On 12th April 1917 Frederick’s battalion completed a 20 mile march to arrive in Arras. From there, along with the rest of the 88th Brigade, it moved overnight four miles eastwards to relieve comrades in the 37th Brigade near the village of Monchy-le-Preux, Pas de Calais, France, where it arrived at 3 a.m. on 13th April 1917. A proposed early morning attack by the battalion on German positions was postponed just five minutes before zero hour. Another attack, planned for 2 p.m. was also cancelled a few minutes before the hour fixed. Nevertheless it was finally agreed to launch the attack in the early morning of 14th April 1917.

A post-war account of the battalion recorded the following for 14th April 1917:

“The effort was directed against the higher ground about a thousand yards east of Monchy, to be known later as Infantry Hill. with last minute instructions to the battalion on the right to occupy Bois du Vert should the barrage have driven the enemy therefrom. Strong points were to be constructed on both flanks. ‘The result of this operation, if successful, would be a position balloon shaped. as if blown from Monchy-le-Preux, which was the apex of a salient..’ The capture of the hill would afford observation over the Douai plain.

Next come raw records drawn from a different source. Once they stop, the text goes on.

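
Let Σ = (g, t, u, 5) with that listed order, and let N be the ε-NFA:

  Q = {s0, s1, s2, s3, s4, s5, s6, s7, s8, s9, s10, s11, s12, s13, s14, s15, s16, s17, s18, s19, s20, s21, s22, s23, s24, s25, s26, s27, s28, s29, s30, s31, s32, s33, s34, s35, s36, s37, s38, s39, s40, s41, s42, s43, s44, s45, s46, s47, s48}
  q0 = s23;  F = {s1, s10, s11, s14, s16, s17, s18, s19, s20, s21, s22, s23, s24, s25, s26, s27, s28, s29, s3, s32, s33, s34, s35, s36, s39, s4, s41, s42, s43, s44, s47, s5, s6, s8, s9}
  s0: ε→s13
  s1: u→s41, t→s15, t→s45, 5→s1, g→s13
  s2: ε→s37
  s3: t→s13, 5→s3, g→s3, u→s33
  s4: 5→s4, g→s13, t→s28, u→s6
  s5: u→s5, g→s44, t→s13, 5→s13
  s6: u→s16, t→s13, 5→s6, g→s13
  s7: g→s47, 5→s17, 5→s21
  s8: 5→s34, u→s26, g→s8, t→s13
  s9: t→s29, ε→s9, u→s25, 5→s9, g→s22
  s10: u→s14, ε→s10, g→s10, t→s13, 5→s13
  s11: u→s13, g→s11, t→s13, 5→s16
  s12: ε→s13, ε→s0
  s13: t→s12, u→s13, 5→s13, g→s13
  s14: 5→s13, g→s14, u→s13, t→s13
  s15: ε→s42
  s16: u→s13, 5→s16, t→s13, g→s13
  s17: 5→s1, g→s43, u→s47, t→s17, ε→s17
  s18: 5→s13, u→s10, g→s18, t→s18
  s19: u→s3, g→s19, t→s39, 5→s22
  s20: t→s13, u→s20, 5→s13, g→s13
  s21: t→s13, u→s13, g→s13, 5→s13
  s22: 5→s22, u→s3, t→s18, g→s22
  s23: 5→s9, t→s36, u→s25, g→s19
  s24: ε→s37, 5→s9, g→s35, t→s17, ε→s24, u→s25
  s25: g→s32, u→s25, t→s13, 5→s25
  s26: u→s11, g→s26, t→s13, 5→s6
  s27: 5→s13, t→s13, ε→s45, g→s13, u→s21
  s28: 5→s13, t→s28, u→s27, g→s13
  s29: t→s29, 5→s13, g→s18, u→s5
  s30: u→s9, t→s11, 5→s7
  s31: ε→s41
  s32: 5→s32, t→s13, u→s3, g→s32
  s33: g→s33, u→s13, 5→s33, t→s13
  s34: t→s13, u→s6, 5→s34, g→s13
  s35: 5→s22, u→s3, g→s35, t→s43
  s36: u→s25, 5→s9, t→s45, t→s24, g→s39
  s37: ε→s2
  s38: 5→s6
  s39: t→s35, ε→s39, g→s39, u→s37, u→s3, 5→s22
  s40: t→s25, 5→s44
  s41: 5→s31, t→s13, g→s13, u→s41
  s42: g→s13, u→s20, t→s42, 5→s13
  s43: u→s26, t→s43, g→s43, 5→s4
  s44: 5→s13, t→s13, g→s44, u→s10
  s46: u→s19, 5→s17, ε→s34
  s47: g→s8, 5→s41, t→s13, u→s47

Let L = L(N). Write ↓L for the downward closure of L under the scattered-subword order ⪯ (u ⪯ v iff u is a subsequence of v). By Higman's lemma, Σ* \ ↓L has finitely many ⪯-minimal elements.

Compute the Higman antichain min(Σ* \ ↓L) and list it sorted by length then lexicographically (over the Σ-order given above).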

Two battalions were alloted to the offensive - Newfoundlanders on the right (C and D Companies in the front line, with B in support and A as flank guard) and Essex on the left (three companies. W Capt. R. E. G. Carolin; U Capt. Tomlinson, and Z Capt. C. R. Brown M.C,, with X Company (Capt. H. J. B. Foster) as flank guard. 4th Worcesters were in support on the line vacated by the assaulting force and reaching to the Cambrai road. 2nd Hampshires were in reserve between Orange Hill and Monchy, with one company pushed forward to the north-eastern edge of the town, in alignment with the Worcesters.

The attack was launched at 5.30 a.m. under a creeping barrage commencing 200 yards from the enemy’s front line and lifting 100 yards every four minutes. There were also macine gun barrages on the flanks and four mobile machine guns accompanied the assaulting troops. It was a misty morning, with the wooded ground wet and heavy from recent rain and snow.

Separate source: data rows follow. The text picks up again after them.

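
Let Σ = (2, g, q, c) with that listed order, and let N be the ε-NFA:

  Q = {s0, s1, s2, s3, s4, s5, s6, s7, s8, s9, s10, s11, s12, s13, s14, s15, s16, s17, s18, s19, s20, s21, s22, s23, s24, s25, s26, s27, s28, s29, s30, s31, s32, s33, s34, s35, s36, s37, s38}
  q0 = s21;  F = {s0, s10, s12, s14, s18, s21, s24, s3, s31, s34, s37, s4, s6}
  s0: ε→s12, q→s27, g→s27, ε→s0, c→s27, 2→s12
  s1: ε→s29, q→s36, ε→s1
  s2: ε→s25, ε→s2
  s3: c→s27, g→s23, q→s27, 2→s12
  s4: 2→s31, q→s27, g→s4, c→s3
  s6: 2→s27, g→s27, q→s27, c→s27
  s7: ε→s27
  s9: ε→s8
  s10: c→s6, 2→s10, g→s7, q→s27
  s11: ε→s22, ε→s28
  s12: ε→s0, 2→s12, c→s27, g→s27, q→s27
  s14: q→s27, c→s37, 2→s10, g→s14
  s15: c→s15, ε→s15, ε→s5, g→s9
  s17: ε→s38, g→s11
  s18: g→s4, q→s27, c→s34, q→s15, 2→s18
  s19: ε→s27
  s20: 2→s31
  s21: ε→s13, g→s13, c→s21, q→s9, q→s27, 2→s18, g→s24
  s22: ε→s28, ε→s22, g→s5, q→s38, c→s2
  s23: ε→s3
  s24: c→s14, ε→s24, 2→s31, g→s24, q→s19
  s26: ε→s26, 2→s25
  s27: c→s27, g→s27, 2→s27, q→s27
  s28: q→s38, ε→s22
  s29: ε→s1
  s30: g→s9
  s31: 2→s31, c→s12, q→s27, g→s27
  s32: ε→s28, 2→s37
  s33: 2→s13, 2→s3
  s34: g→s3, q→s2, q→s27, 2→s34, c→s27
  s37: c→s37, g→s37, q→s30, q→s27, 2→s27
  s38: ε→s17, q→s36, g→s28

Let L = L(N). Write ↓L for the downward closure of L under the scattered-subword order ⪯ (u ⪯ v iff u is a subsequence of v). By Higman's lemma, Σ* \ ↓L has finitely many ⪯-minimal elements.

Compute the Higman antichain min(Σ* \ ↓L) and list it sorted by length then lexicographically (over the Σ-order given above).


A = [q, 2cc, g2g, gcc2].

|Q|=39, |F|=13, |δ|=102 (25 ε).
min D↑ (13 st, q0=0, F={3}): 0:2→1,g→2,q→3,c→0 1:2→1,g→4,q→3,c→5 2:2→6,g→2,q→3,c→7 3:2→3,g→3,q→3,c→3 4:2→6,g→4,q→3,c→8 5:2→5,g→8,q→3,c→3 6:2→6,g→3,q→3,c→9 7:2→10,g→7,q→3,c→11 8:2→9,g→8,q→3,c→3 9:2→9,g→3,q→3,c→3 10:2→10,g→3,q→3,c→12 11:2→3,g→11,q→3,c→11 12:2→3,g→3,q→3,c→3 [Hopcroft].
'q': N↓-sim [25, 9] end={s15,s19,s2,s25,s27,s30,s5,s8,s9} — reject; 1/1 deletions ∈↓L.
'2cc': N↓-sim [25, 18, 13, 5] end={s15,s27,s5,s8,s9} rej; 3/3 single-dels accept.
'g2g': |S_i|=[25, 18, 7, 2] end={s27,s7} rej; 3/3 single-dels accept.
'gcc2': run [25, 18, 13, 6, 1] end={s27} rej; 4/4 single-dels accept.
4 minimals (antichain).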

Essex rapidly advanced by short rushes and by 6.30 were reported to be digging in and to have taken a few prisoners. A patrol of four Newfoundlanders, taken out by an Essex officer, killed four Germans in a gunpit 100 yards in front of the final objective. The Germans had retired from Shrapnel Trench as soon as the barrage opened, though some trouble was caused by fire from an unlocated trench on the right. Patrols were sent forward to ascertain whether the enemy were in possession of Bois du Sart and Bois des Aubepines, and these reported that large masses of troops could be observed therein obviously preparing for the counter-attack. C

But it was at a heavy price. Frederick’s battalion had gone into action with 31 officers and 892 other ranks, of who at the end of the day 17 officers and 644 other ranks were reported to be either killed, wounded or missing. 203 of the missing were later confirmed to be prisoners of war. The Newfoundlanders reported 487 casualties out of 591 officers and men employed.

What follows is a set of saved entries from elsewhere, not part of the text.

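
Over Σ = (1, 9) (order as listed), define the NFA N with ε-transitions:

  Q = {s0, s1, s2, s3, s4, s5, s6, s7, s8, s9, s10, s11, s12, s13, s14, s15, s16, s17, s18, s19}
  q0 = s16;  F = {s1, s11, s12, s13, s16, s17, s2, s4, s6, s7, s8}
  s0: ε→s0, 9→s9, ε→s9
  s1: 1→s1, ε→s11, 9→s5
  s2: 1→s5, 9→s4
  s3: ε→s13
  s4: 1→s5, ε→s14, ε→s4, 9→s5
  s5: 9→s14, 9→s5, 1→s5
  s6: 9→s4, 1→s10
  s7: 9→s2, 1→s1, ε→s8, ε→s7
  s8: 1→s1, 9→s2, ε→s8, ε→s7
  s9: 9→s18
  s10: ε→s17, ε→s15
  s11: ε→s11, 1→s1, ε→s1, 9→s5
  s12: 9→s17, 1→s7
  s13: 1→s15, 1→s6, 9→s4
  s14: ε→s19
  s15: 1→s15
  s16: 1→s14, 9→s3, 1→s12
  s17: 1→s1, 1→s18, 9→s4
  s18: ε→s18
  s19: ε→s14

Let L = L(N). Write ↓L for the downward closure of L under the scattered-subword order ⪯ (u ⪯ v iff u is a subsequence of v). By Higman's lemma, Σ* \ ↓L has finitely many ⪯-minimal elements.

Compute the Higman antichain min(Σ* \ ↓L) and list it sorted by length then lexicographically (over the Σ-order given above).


min(Σ*\↓L) = [991, 999, 1119, 1191, 1919].

|Q|=20, |F|=11, |δ|=48 (17 ε).
min D↑ (10 st, q0=0, F={9}): 0:1→1,9→2 1:1→3,9→4 2:1→5,9→6 3:1→7,9→8 4:1→7,9→6 5:1→4,9→6 6:1→9,9→9 7:1→7,9→9 8:1→9,9→6 9:1→9,9→9 (ε-aug+det+¬).
'991': |S_i|=[18, 14, 4, 3] end={s14,s19,s5} ∉↓L; 3/3 single-dels accept.
'999': run [18, 14, 4, 3] end={s14,s19,s5} ∉↓L; 3/3 deletions ∈↓L.
'1119': N↓-sim [18, 15, 13, 7, 3] end={s14,s19,s5} ∉↓L; 4/4 del acc.
'1191': N↓-sim [18, 15, 13, 5, 3] end={s14,s19,s5} — reject; 4/4 deletions ∈↓L.
'1919': run [18, 15, 9, 6, 3] end={s14,s19,s5} rej; 4/4 del acc.
5 words, ⪯-incomp.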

Among the 644 Essex casualties was Frederick, aged 19, who was subsequently presumed to have been killed in action. Frederick has no known grave and is commemorated on the Arras Memorial, Pas de Calais in France, on the Civic Centre Memorial, Chelmsford, and the Moulsham Parish Memorial, St John’s Church, Moulsham. He was entitled to the British War Medal and Victory Medal.

Another Chelmsford man, Robert Acfield Gibbons, also died on 14th April 1917 while serving with the 1st Battalion of the Essex Regiment at Monchy-le-Preux.

On 15th February 1918 the Essex County Chronicle reported:

“Mrs. Reeve, of Baker Street, Chelmsford, has been informed that her only son, Pt. F. A. Reeve, Essex Regt., reported missing on April 14, 1917, is now presumed to have died on that date. He was 19 years of age.”

Frederick’s mother lived at 9 Baker Street until her death in 1934. The property was renumbered 53 in 1957.